Following this we use NumPy’s polyfit function to obtain the slopes
of the error over time step size results (in logarithmic scale). This
shows that Spitfire’s methods and our new second-order Adams-Bashforth
method are all solving the problem to their design order of accuracy.
from spitfire import ForwardEulerS1P1, \
RK4ClassicalS4P4, \
ExpRalstonS2P2, \
RK3KuttaS3P3
dt_list = [1e-4, 2e-4, 5e-4, 1e-3, 2e-3, 5e-3, 1e-2, 2e-2, 5e-2, 1e-1, 2e-1, 3e-1, 4e-1]
error_dict = dict()
error_dict['FE'] = [compute_error(ForwardEulerS1P1(), dt) for dt in dt_list]
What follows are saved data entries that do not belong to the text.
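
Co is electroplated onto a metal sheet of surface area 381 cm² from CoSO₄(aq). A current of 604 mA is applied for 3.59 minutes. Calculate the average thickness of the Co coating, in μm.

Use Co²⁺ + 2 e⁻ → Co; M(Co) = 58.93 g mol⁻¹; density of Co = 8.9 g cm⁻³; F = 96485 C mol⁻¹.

0.117 μm

Q = I·t = 0.6040 × 215.40 = 130.1 C; n(e⁻) = 0.001348 mol.
n(Co) = n(e⁻)/2 = 0.0006742 mol, so m = 0.0006742 × 58.93 = 0.03973 g.
Volume = m/ρ = 0.03973 / 8.9 = 0.004464 cm³.
Thickness = V/A = 0.004464 / 381 = 1.17 × 10⁻⁵ cm = 0.117 μm.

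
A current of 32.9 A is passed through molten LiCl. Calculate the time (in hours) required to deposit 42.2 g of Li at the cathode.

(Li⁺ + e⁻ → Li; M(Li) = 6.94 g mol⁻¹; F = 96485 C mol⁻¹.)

4.95 h

n(Li) = m/M = 42.2 / 6.94 = 6.081 mol.
Each Li atom requires 1 electron, so n(e⁻) = 1 × 6.081 = 6.081 mol.
Q = n(e⁻)·F = 6.081 × 96485 = 586700 C.
t = Q/I = 586700 / 32.90 A = 17830 s = 4.95 h.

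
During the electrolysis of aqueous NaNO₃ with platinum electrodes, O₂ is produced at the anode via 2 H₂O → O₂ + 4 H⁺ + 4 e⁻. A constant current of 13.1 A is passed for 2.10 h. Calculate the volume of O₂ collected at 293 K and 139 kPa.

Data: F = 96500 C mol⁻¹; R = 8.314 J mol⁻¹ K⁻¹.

4.50 L

Q = I·t = 13.10 A × 7560.0 s = 99040 C.
n(e⁻) = Q/F = 99040 / 96500 = 1.026 mol.
4 electrons are transferred per O₂ molecule, so n(O₂) = 1.026 / 4 = 0.2566 mol.
V = nRT/P = (0.2566 × 8.314 × 293) / (139 × 10³ Pa) = 0.00450 m³ = 4.50 L.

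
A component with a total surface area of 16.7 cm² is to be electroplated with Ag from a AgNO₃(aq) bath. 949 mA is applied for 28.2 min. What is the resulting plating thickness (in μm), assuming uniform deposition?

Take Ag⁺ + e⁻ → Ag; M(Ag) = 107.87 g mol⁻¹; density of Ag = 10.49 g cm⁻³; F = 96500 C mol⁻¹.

Q = I·t = 0.9490 × 1692.0 = 1606 C; n(e⁻) = 0.01664 mol.
n(Ag) = n(e⁻)/1 = 0.01664 mol, so m = 0.01664 × 107.87 = 1.795 g.
Volume = m/ρ = 1.795 / 10.49 = 0.1711 cm³.
Thickness = V/A = 0.1711 / 16.7 = 0.0102 cm = 102 μm.

102 μm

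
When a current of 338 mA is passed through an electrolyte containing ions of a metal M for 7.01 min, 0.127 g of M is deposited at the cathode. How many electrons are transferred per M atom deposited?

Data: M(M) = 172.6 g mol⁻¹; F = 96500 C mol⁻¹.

Q = I·t = 0.3380 A × 420.60 s = 142.2 C, so n(e⁻) = 142.2/96500 = 0.001473 mol.
n(M) deposited = 0.127 / 172.6 = 0.0007358 mol.
Electrons per atom = n(e⁻)/n(M) = 0.001473 / 0.0007358 = 2.00 ≈ 2, so the ion is M²⁺.

2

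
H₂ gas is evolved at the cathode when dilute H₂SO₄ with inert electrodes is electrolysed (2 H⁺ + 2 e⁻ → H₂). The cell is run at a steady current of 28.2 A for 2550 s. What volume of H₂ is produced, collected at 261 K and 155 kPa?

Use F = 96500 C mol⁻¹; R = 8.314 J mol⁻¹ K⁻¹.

Q = I·t = 28.20 A × 2550.0 s = 71910 C.
n(e⁻) = Q/F = 71910 / 96500 = 0.7452 mol.
2 electrons are transferred per H₂ molecule, so n(H₂) = 0.7452 / 2 = 0.3726 mol.
V = nRT/P = (0.3726 × 8.314 × 261) / (155 × 10³ Pa) = 0.00522 m³ = 5.22 L.

5.22 L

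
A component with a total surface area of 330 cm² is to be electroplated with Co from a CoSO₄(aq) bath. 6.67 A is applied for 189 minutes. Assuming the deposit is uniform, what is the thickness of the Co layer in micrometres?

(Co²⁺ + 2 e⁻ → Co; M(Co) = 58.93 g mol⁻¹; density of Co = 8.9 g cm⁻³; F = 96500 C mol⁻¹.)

Q = I·t = 6.670 × 11340 = 75640 C; n(e⁻) = 0.7838 mol.
n(Co) = n(e⁻)/2 = 0.3919 mol, so m = 0.3919 × 58.93 = 23.10 g.
Volume = m/ρ = 23.10 / 8.9 = 2.595 cm³.
Thickness = V/A = 2.595 / 330 = 0.00786 cm = 78.6 μm.

78.6 μm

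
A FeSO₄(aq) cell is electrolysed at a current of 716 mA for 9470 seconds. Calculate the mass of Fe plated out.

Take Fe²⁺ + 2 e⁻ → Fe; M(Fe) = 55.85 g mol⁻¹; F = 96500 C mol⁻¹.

Q = I·t = 0.7160 A × 9470.0 s = 6781 C.
n(e⁻) = Q/F = 6781 / 96500 = 0.07026 mol.
Fe²⁺ + 2 e⁻ → Fe, so n(Fe) = n(e⁻)/2 = 0.03513 mol.
m = n·M = 0.03513 × 55.85 = 1.96 g.

1.96 g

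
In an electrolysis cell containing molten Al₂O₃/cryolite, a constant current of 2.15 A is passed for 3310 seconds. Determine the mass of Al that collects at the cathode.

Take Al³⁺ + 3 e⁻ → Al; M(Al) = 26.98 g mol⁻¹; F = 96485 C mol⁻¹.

Q = I·t = 2.150 A × 3310.0 s = 7116 C.
n(e⁻) = Q/F = 7116 / 96485 = 0.07376 mol.
Al³⁺ + 3 e⁻ → Al, so n(Al) = n(e⁻)/3 = 0.02459 mol.
m = n·M = 0.02459 × 26.98 = 0.663 g.

0.663 g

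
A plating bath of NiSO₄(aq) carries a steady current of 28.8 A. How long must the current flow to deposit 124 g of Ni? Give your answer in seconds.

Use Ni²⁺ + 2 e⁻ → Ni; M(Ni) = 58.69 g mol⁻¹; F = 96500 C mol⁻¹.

14200 s

n(Ni) = m/M = 124 / 58.69 = 2.113 mol.
Each Ni atom requires 2 electrons, so n(e⁻) = 2 × 2.113 = 4.226 mol.
Q = n(e⁻)·F = 4.226 × 96500 = 407800 C.
t = Q/I = 407800 / 28.80 A = 14160 s.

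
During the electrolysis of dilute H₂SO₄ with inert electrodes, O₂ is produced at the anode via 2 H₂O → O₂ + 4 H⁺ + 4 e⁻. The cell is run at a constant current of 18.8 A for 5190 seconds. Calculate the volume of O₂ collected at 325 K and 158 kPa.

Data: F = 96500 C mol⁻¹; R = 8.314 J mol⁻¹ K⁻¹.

Q = I·t = 18.80 A × 5190.0 s = 97570 C.
n(e⁻) = Q/F = 97570 / 96500 = 1.011 mol.
4 electrons are transferred per O₂ molecule, so n(O₂) = 1.011 / 4 = 0.2528 mol.
V = nRT/P = (0.2528 × 8.314 × 325) / (158 × 10³ Pa) = 0.00432 m³ = 4.32 L.

4.32 L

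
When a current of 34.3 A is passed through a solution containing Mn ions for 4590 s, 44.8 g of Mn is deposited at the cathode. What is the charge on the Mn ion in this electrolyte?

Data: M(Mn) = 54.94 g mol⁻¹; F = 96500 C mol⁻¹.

+2

Q = I·t = 34.30 A × 4590.0 s = 157400 C, so n(e⁻) = 157400/96500 = 1.631 mol.
n(Mn) deposited = 44.8 / 54.94 = 0.8154 mol.
Electrons per atom = n(e⁻)/n(Mn) = 1.631 / 0.8154 = 2.00 ≈ 2, so the ion is Mn²⁺.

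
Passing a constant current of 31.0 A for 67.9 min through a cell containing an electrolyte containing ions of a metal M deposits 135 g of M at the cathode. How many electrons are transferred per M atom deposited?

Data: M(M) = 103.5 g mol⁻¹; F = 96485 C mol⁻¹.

Q = I·t = 31.00 A × 4074.0 s = 126300 C, so n(e⁻) = 126300/96485 = 1.309 mol.
n(M) deposited = 135 / 103.5 = 1.304 mol.
Electrons per atom = n(e⁻)/n(M) = 1.309 / 1.304 = 1.00 ≈ 1, so the ion is M⁺.

1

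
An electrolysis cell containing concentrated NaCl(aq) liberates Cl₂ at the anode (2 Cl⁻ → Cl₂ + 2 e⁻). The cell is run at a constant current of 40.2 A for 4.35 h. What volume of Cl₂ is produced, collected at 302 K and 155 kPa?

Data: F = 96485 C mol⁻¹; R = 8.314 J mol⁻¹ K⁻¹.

52.8 L

Q = I·t = 40.20 A × 15660 s = 629500 C.
n(e⁻) = Q/F = 629500 / 96485 = 6.525 mol.
2 electrons are transferred per Cl₂ molecule, so n(Cl₂) = 6.525 / 2 = 3.262 mol.
V = nRT/P = (3.262 × 8.314 × 302) / (155 × 10³ Pa) = 0.0528 m³ = 52.8 L.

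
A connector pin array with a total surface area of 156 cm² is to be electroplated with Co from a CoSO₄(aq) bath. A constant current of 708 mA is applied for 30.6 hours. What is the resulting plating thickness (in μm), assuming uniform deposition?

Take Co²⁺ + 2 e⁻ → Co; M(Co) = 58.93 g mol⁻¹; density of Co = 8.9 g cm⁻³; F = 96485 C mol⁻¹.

Q = I·t = 0.7080 × 110160 = 77990 C; n(e⁻) = 0.8083 mol.
n(Co) = n(e⁻)/2 = 0.4042 mol, so m = 0.4042 × 58.93 = 23.82 g.
Volume = m/ρ = 23.82 / 8.9 = 2.676 cm³.
Thickness = V/A = 2.676 / 156 = 0.0172 cm = 172 μm.

172 μm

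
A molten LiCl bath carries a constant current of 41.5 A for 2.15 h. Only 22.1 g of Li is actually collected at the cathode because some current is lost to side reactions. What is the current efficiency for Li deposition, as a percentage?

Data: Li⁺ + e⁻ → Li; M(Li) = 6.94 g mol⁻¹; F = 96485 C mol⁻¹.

Q = I·t = 41.50 × 7740.0 = 321200 C; n(e⁻) = 321200/96485 = 3.329 mol.
Theoretical n(Li) = n(e⁻)/1 = 3.329 mol, i.e. m_theo = 3.329 × 6.94 = 23.10 g.
Efficiency = m_actual / m_theo = 22.1 / 23.10 = 95.7 %.

95.7 %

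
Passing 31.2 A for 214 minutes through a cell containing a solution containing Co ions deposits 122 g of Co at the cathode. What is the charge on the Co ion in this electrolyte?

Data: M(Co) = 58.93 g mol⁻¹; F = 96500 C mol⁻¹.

Q = I·t = 31.20 A × 12840 s = 400600 C, so n(e⁻) = 400600/96500 = 4.151 mol.
n(Co) deposited = 122 / 58.93 = 2.070 mol.
Electrons per atom = n(e⁻)/n(Co) = 4.151 / 2.070 = 2.01 ≈ 2, so the ion is Co²⁺.

+2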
error_dict['RK2'] = [compute_error(ExpRalstonS2P2(), dt) for dt in dt_list]
error_dict['RK3'] = [compute_error(RK3KuttaS3P3(), dt) for dt in dt_list]
error_dict['RK4'] = [compute_error(RK4ClassicalS4P4(), dt) for dt in dt_list]
error_dict['RK8'] = [compute_error(runge_kutta_methods['Fehlberg'], dt) for dt in dt_list]
error_dict['AB2'] = [compute_error(AdamsBashforth2(), dt) for dt in dt_list]
order_dict = dict()
for method in error_dict:
# here we slice the results so that the polyfit is done only on the asymptotic data,
# - some of the methods are unstable with dt > 0.1
# - the RK8 method and RK4 method reach machine precision errors that cannot be lower
if method == 'RK8':
s = slice(6, 10, None)
else:
s = slice(2, 7, None)
order_dict[method] = np.polyfit(np.log(dt_list[s]), np.log(error_dict[method][s]), 1)[0]
for method in error_dict:
plt.loglog(dt_list, error_dict[method], 'o--', label=f'{method}, observed order={order_dict[method]:.2f}')
plt.legend(bbox_to_anchor=(1.04,0.5), loc="center left", borderaxespad=0)
plt.xlabel('time step size')
plt.ylabel('global error')
plt.grid()
plt.tight_layout()
plt.show()
4.2.2.5. Conclusions¶
In this example we’ve shown how to employ user-defined explicit Runge-Kutta methods and custom classes, in this a second-order Adams-Bashforth method, to solve a simple ordinary differential equation. Verifying the order of accuracy of the methods suggests confidence that they are implemented correctly.